In [1]:
import tensorflow as tf
import numpy as np

from sklearn.model_selection import train_test_split

import matplotlib.ticker as ticker
import matplotlib.pyplot as plt

import time
import re
import os
import io

print(tf.__version__)

2.6.0


In [2]:
path_to_zip = tf.keras.utils.get_file(
    'spa-eng.zip',
    origin='http://storage.googleapis.com/download.tensorflow.org/data/spa-eng.zip',
    extract=True)

path_to_file = os.path.dirname(path_to_zip)+"/spa-eng/spa.txt"

In [6]:
with open(path_to_file, "r") as f:
    raw = f.read().splitlines()

print("Data Size:", len(raw))
print("Example:")

for sen in raw[0:100][::20]: print(">>", sen)

Data Size: 118964
Example:
>> Go.	Ve.
>> Wait.	Esperen.
>> Hug me.	Abrázame.
>> No way!	¡Ni cagando!
>> Call me.	Llamame.


In [3]:
def preprocess_sentence(sentence, s_token=False, e_token=False):
    sentence = sentence.lower().strip()

    sentence = re.sub(r"([?.!,])", r" \1 ", sentence)    #?.!, 기준으로 공백을 앞뒤로 추가
    sentence = re.sub(r'[" "]+', " ", sentence)          # 중복된 공백 제거
    sentence = re.sub(r"[^a-zA-Z?.!,]+", " ", sentence)  # 알파벳,?.!, 이외는 공백으로 치환

    sentence = sentence.strip()                          # 불필요한 공백 제거

    if s_token:
        sentence = '<start> ' + sentence

    if e_token:
        sentence += ' <end>'
    
    return sentence



In [4]:
def tokenize(corpus):
    tokenizer = tf.keras.preprocessing.text.Tokenizer(filters='')
    tokenizer.fit_on_texts(corpus)

    tensor = tokenizer.texts_to_sequences(corpus)

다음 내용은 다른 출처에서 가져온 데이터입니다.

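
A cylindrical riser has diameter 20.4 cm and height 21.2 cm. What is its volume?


Formula: V = pi * (D/2)^2 * H  (cylinder volume)
Radius = D/2 = 20.4/2 = 10.2 cm
V = pi * 10.2^2 * 21.2 = 6929.2476 cm^3

6929.2476 cm^3


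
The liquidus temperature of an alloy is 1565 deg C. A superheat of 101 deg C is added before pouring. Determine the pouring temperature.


Formula: T_pour = T_melt + Superheat
T_pour = 1565 + 101 = 1666 deg C

1666 deg C


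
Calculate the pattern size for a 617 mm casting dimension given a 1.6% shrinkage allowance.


Formula: L_pattern = L_casting * (1 + shrinkage_rate/100)
Shrinkage factor = 1 + 1.6/100 = 1.016
L_pattern = 617 mm * 1.016 = 626.8720 mm

Final answer: 626.8720 mm


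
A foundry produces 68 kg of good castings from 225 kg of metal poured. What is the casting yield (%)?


Formula: Casting Yield = (W_good / W_total) * 100
Yield = (68 kg / 225 kg) * 100 = 30.2222%

Final answer: 30.2222%


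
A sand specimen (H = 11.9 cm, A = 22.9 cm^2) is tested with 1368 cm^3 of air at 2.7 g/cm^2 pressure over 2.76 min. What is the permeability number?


Formula: Permeability Number P = (V * H) / (p * A * t)
Numerator: V * H = 1368 * 11.9 = 16279.2
Denominator: p * A * t = 2.7 * 22.9 * 2.76 = 170.6508
P = 16279.2 / 170.6508 = 95.3948


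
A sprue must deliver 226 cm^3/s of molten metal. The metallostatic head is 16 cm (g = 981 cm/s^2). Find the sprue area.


Formula: v = sqrt(2*g*h), A = Q/v
Velocity: v = sqrt(2 * 981 * 16) = sqrt(31392) = 177.1779 cm/s
Sprue area: A = Q / v = 226 / 177.1779 = 1.2756 cm^2

1.2756 cm^2


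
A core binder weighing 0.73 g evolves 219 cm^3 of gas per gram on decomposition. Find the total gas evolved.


Formula: V_gas = W_binder * gas_evolution_rate
V = 0.73 g * 219 cm^3/g = 159.8700 cm^3

Final answer: 159.8700 cm^3


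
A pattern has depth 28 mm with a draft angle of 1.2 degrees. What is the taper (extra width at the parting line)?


Formula: taper = depth * tan(draft_angle)
tan(1.2 deg) = 0.0209470
taper = 28 mm * 0.0209470 = 0.5865 mm

0.5865 mm


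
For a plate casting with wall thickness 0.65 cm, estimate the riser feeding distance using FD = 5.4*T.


Formula: FD = 5.4 * T  (riser feeding-distance rule)
FD = 5.4 * 0.65 cm = 3.5100 cm

Final answer: 3.5100 cm


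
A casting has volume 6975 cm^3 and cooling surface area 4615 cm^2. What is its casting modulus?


Formula: Casting Modulus M = V / A
M = 6975 cm^3 / 4615 cm^2 = 1.5114 cm

1.5114 cm


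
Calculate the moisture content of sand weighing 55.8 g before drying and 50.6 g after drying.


Formula: MC = (W_wet - W_dry) / W_wet * 100
Water mass = 55.8 - 50.6 = 5.2 g
MC = 5.2 / 55.8 * 100 = 9.3190%

Answer: 9.3190%


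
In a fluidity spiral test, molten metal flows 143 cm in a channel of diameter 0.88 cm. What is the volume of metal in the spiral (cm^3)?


Formula: V = pi * (d/2)^2 * L  (cylinder volume)
Radius = 0.88/2 = 0.44 cm
V = pi * 0.44^2 * 143 = 86.9744 cm^3


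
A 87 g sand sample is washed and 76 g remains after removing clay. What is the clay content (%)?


Formula: Clay% = (W_total - W_washed) / W_total * 100
Clay mass = 87 - 76 = 11 g
Clay% = 11 / 87 * 100 = 12.6437%

Final answer: 12.6437%


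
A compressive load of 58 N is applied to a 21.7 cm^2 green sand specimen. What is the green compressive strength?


Formula: Compressive Strength = Force / Area
Strength = 58 N / 21.7 cm^2 = 2.6728 N/cm^2


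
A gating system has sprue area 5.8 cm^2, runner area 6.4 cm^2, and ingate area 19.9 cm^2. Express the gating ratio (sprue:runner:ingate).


Sprue:Runner:Ingate = 1 : 6.4/5.8 : 19.9/5.8 = 1:1.10:3.43

1:1.10:3.43


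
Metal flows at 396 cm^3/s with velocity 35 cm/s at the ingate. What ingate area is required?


Formula: A_ingate = Q / v  (continuity equation)
A = 396 cm^3/s / 35 cm/s = 11.3143 cm^2

Final answer: 11.3143 cm^2


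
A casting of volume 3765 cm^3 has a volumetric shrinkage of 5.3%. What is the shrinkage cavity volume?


Formula: V_shrink = V_casting * shrinkage_pct / 100
V_shrink = 3765 cm^3 * 5.3 / 100 = 199.5450 cm^3

199.5450 cm^3


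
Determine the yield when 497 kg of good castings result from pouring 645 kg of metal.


Formula: Casting Yield = (W_good / W_total) * 100
Yield = (497 kg / 645 kg) * 100 = 77.0543%

77.0543%


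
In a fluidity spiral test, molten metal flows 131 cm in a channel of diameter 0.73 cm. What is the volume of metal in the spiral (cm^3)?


Formula: V = pi * (d/2)^2 * L  (cylinder volume)
Radius = 0.73/2 = 0.365 cm
V = pi * 0.365^2 * 131 = 54.8286 cm^3

Answer: 54.8286 cm^3


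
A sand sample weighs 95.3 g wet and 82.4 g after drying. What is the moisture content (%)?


Formula: MC = (W_wet - W_dry) / W_wet * 100
Water mass = 95.3 - 82.4 = 12.9 g
MC = 12.9 / 95.3 * 100 = 13.5362%

13.5362%


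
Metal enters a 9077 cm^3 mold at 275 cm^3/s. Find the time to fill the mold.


Formula: t_fill = V_mold / Q_flow
t = 9077 cm^3 / 275 cm^3/s = 33.0073 s

Final answer: 33.0073 s


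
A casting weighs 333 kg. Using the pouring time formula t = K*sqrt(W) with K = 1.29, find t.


Formula: t = K * sqrt(W)
sqrt(W) = sqrt(333) = 18.24829
t = 1.29 * 18.24829 = 23.5403 s

Answer: 23.5403 s


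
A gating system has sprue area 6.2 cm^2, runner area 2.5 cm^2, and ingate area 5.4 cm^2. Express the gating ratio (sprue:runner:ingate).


Sprue:Runner:Ingate = 1 : 2.5/6.2 : 5.4/6.2 = 1:0.40:0.87

Answer: 1:0.40:0.87


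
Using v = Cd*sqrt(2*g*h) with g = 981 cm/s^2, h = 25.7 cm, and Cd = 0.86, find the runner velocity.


Formula: v = Cd * sqrt(2 * g * h)  (Torricelli with discharge coefficient)
2*g*h = 2 * 981 * 25.7 = 50423.4 cm^2/s^2
sqrt(50423.4) = 224.55155 cm/s
v = 0.86 * 224.55155 = 193.1143 cm/s


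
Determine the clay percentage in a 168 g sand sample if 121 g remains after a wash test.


Formula: Clay% = (W_total - W_washed) / W_total * 100
Clay mass = 168 - 121 = 47 g
Clay% = 47 / 168 * 100 = 27.9762%


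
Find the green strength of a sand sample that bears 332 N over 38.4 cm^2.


Formula: Compressive Strength = Force / Area
Strength = 332 N / 38.4 cm^2 = 8.6458 N/cm^2

Answer: 8.6458 N/cm^2


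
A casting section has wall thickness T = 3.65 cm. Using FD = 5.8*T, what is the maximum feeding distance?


Formula: FD = 5.8 * T  (riser feeding-distance rule)
FD = 5.8 * 3.65 cm = 21.1700 cm

Answer: 21.1700 cm


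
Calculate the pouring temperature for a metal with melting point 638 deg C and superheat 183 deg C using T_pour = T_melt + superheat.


Formula: T_pour = T_melt + Superheat
T_pour = 638 + 183 = 821 deg C

Answer: 821 deg C


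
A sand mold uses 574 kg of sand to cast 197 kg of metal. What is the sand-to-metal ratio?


Formula: Sand-to-Metal Ratio = W_sand / W_metal
Ratio = 574 kg / 197 kg = 2.9137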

    tensor = tf.keras.preprocessing.sequence.pad_sequences(tensor, padding='post')

    return tensor, tokenizer


In [7]:
enc_corpus = []
dec_corpus = []

num_examples = 30000

for pair in raw[:num_examples]:
    eng, spa = pair.split("\t")

    enc_corpus.append(preprocess_sentence(eng))
    dec_corpus.append(preprocess_sentence(spa, s_token=True, e_token=True))

print("English:", enc_corpus[100])   # go away !
print("Spanish:", dec_corpus[100])   # <start> salga de aqu ! <end>

English: go away !
Spanish: <start> salga de aqu ! <end>


In [9]:
# 토큰화하기
# train_test_split을 활용해서 훈련 데이터와 검증 데이터로 분리하기
# 1. 토큰화
input_tensor, enc_tokenizer = tokenize(enc_corpus)      # 영어 문장
target_tensor, dec_tokenizer = tokenize(dec_corpus)    # 스페인어 문장

# 2. 훈련/검증 데이터 분할
input_train, input_val, target_train, target_val = train_test_split(
    input_tensor, target_tensor, test_size=0.2, random_state=42
)

# 3. 확인
print(f"훈련 데이터 개수: {len(input_train)}")
print(f"검증 데이터 개수: {len(input_val)}")

훈련 데이터 개수: 24000
검증 데이터 개수: 6000


In [10]:
class BahdanauAttention(tf.keras.layers.Layer):
    def __init__(self, units):
        super(BahdanauAttention, self).__init__()
        self.w_dec = tf.keras.layers.Dense(units)
        self.w_enc = tf.keras.layers.Dense(units)
        self.w_com = tf.keras.layers.Dense(1)
    
    def call(self, h_enc, h_dec):
        # h_enc shape: [batch x length x units]
        # h_dec shape: [batch x units]

        h_enc = self.w_enc(h_enc)
        h_dec = tf.expand_dims(h_dec, 1)
        h_dec = self.w_dec(h_dec)

        score = self.w_com(tf.nn.tanh(h_dec + h_enc))
        
        attn = tf.nn.softmax(score, axis=1)

        context_vec = attn * h_enc
        context_vec = tf.reduce_sum(context_vec, axis=1)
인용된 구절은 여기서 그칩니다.